We should like to raise the following comments:
i. Paragraph 12.3 of the draft Procedure appears unreasonable. We would be interested to know why the FRC considers evidence that would not be admissible in a court appropriate for consideration by the IST when coming to its decision. We believe that the FRC should place greater importance on fairness and openness when redrafting the Auditor Regulatory Sanctions Procedure.
ii. According to paragraph 14.2(f) of the draft Procedure, former members of the governing bodies and former officers and employees of the RSBs may be appointed to the IST after a ‘cooling off’ period of one year. This period seems brief, and the rationale has not been explained. ACCA requires a period of three years before a former employee or Council member may serve on its regulatory or disciplinary Committees, and in the case of auditor independence and employment relationships (according to Ethical Standard 2 Financial, Business, Employment and Personal Relationships), the relevant period is two years.
iii. Paragraph 4.2 of the draft Provision lists ‘Suspension of Registration’ among the available sanctions, but paragraph 4.3 explains that, during a period of suspension, a Registered Auditor may continue to act as auditor for existing clients. The latter paragraph requires detailed review and revision. In our opinion, a recipient of the publicity concerning such a sanction would not consider the conditions in paragraph 4.3 to amount to a suspension.

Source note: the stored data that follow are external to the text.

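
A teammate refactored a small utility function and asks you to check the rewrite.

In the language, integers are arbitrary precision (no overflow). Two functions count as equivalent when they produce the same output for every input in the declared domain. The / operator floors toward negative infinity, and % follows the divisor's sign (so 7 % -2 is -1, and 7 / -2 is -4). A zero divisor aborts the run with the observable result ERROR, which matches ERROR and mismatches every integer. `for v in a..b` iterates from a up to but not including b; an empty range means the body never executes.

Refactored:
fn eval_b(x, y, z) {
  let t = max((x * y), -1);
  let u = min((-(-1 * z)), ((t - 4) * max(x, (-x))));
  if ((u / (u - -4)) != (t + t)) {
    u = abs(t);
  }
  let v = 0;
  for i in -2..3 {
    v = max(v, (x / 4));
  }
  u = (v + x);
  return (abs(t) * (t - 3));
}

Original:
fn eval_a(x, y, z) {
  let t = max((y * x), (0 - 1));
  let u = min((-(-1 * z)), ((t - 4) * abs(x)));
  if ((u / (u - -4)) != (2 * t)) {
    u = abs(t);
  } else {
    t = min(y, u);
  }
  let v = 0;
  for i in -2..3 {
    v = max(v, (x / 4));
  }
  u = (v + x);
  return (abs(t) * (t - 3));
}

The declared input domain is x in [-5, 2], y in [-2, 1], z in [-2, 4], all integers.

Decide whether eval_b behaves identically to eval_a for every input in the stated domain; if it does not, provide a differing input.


These are not equivalent — on x=0, y=-2, z=0 the outputs split (-10 vs 0).
eval_a: t := 0 | u := 0 | ((u / (u - -4)) != (2 * t)): false | t := -2 | v := 0 | iter i=-2: | v := 0 | iter i=-1: | v := 0 | iter i=0: | v := 0 | iter i=1: | v := 0 | iter i=2: | v := 0 | u := 0 | result -10
eval_b: t := 0 | u := 0 | ((u / (u - -4)) != (t + t)): false | v := 0 | iter i=-2: | v := 0 | iter i=-1: | v := 0 | iter i=0: | v := 0 | iter i=1: | v := 0 | iter i=2: | v := 0 | u := 0 | result 0
verdict: not equivalent; witness: x=0, y=-2, z=0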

The only proposed restrictions for the suspended auditor firm are that it may not accept any new appointments and that it may only ‘sign’ audit reports with the permission of the Monitoring Committee. We should like clarity concerning whether these restrictions will apply only in respect of major audit clients. Furthermore, it is unclear in what circumstances a Registered Auditor would be permitted to act as auditor but denied permission by the Monitoring Committee to sign the audit report.
iv. We note that withdrawal of registration is also an available sanction. While this would usually be a sanction favoured by ACCA (requiring reapplication when appropriate), we would expect this sanction to be determined rarely under the Auditor Regulatory Sanctions Procedure, as it would require the Registered Auditor to resign from all audits, and not just those of public interest entities.
v. We note that all meetings and hearings are to be conducted in private, and we have considered the appropriateness of this in view of the fact that they will often concern public interest entities. While it may be asserted that this is not best practice, sanctions are to be considered against the Registered Auditor, rather than the audit client, and there will often be a strong argument in favour of protecting the identity of the client.
Counter to this is the argument that supports the regulatory principle of transparency. A hearing of the IST will take place when the Monitoring Committee has failed to agree a sanction with the Registered Auditor and, therefore, the circumstances of the hearing would be expected to be somewhat contentious. Under such conditions, the FRC would wish to avoid criticism that sanctions were being ‘agreed behind closed doors’.
These two opposing views illustrate the challenge that remains for the FRC concerning whether or not it is in the public interest for hearings of the IST to take place in private.
vi. Paragraph 2.3 of the outline of the proposed Procedure states that AQR staff may attend meetings of the Monitoring Committee, although Registered Auditors may not attend. This does not appear to be reflected in paragraph 13.2 of the proposed Procedure, which states that the meetings may be attended by anyone for the purpose of advising the Monitoring Committee on its ‘duties, powers or procedures and the law’ or by ‘any other person permitted by the Monitoring Committee’. In any case, in our opinion, the imbalance suggested by paragraph 2.3 of the outline is unacceptable, both in practice and appearance.
vii. Paragraph 10.1 refers to the appointment of an IST in accordance with paragraph 17, although the relevant provisions for appointment of an IST are, in fact, within paragraph 14.